- Born: Reuben Krum 1984 (age 41–42) Australia

Comedy career
- Genres: Comedy, cabaret, drag
- Website: https://www.reubenkaye.com/

= Reuben Kaye =

Australian comedy cabaret performer (born 1984)

Reuben Kaye (né Krum; born 1984) is an Australian singer, writer, drag artist and comedian. Kaye's career is primarily based in the United Kingdom, but he has performed at comedy festivals internationally, including in Melbourne, Montréal, and Edinburgh. Since 2019, Kaye has hosted the comedy podcast Come to Daddy, in which he interviews other comedians, and has made numerous appearances on television as well as having a role as a voice actor in an animated film released in 2024.

==Early life and education==
Kaye was born as Reuben Krum in 1984 to painter and sculptor Lazar Krum and filmmaker Karin Altmann. Grandparents on both sides were Jewish immigrants who fled Europe during or after World War II. His maternal grandmother became a couturier on Collins Street, Melbourne.

Kaye was raised in the Melbourne suburb of Kew. He was diagnosed with ADHD as a child, but his parents chose to not put him on medication.

He came out as gay at age 14, and faced bullying from his peers at school which left him with a scar on his eyebrow.

He studied musical theatre at the Victorian College of the Arts.

==Style and artistry==
Kaye is recognisable for his signature drag makeup, and often performs with a full backing band. His performances combine stand-up comedy and cabaret, and are queer and political.

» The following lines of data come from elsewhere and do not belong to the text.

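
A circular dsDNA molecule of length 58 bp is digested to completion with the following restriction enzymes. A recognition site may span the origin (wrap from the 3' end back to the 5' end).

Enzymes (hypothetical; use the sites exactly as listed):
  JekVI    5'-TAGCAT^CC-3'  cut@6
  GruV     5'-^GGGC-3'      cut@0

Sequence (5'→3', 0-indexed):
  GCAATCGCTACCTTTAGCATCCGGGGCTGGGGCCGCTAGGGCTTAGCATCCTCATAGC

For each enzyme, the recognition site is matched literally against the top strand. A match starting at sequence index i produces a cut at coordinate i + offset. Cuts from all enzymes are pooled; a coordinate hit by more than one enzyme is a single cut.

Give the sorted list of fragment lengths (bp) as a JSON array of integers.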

He has cited Wayne County & the Electric Chairs, Patti LaBelle, and Marianne Faithful as some of his inspirations.

==Career==
=== Live performances ===
Kaye began performing cabaret while living in Melbourne, but became more involved in the scene after moving to London at the age of 25. Kaye began wearing makeup during his performances in 2011, attributing the choice as a channel for his material, rather than self-expression.

His first solo show, Success Story, debuted in 2017, and was performed at the Perth and Adelaide Fringe festivals. In 2019, Kaye created the self-titled show Reuben Kaye, as well as a late-night variety show The Kaye Hole, and brought both shows to the Edinburgh Fringe. Kaye returned to performances in 2021 after the COVID pandemic and vocal surgery with his new show The Butch is Back, which he performed through December 2023, including in at the Edinburgh and Melbourne comedy festivals, and at a nearly month-long residency in London's Southbank Centre. His 2023 Edinburgh fringe show was the second-highest reviewed show at the festival.

Starting at the Perth Fringe in January 2024, Kaye began performing his new show Apocalipstick.

=== Television appearances ===
In 2019, Kaye appeared on British television on the Channel 4 show Kids React to Drag. He has also appeared on other UK shows, such as The Apprentice: You’re Fired in 2023.

He has also appeared on Australian television programmes like Spicks and Specks, The Project, and Celebrity Letters and Numbers.

In 2023, Kaye appeared on an episode of the Channel 10 news and talk show programme The Project, where he controversially joked about Jesus: "I love any man who can get nailed for three days straight and come back for more!" The Australian Communications and Media Authority reportedly received over 200 complaints about the incident. He received significant backlash for this both from publications like the Daily Mail, as well as from social media users, some of whom sent him death threats. Subsequent live performances by Kaye were postponed due to protests against him.

=== Podcasts ===
Since 2019, Kaye has hosted Come to Daddy, a podcast about the parental upbringing of various comedian guests, including Rosie Jones, Desiree Burch, and Daniel Sloss. At the 2023 Just for Laughs festival, Kaye hosted the first live version of the podcast with guest Urzila Carlson.

Kaye has also guested on numerous other podcasts, including Jordan Gray's Transplaining, Catherine Bohart and Helen Bauer's Trusty Hogs, and Abigoliah Schamaun and Joe Wells's Neurodivergent Moments.

===Film===
Kaye was one of a cast of voice actors in the Australian science fiction comedy feature film Lesbian Space Princess, which premiered at the Adelaide Film Festival in October 2024.

==Other roles==
In July 2025, Kaye was appointed artistic director of the 2026 Adelaide Cabaret Festival.

== Recognition and awards==
In 2021, Kaye won the Best Cabaret award from both the Perth and Adelaide fringe festivals, and was nominated for the Most Outstanding Show award from the Melbourne Comedy Festival.

In 2022, The Butch Is Back won three Green Room Awards for Best Cabaret Artist, Best Production and Best Musical Direction. In 2023, it also was nominated for NextUp's Biggest Award in Comedy, and placed second on the British Comedy Guide's list of the highest-reviewed shows of the 2023 Edinburgh fringe.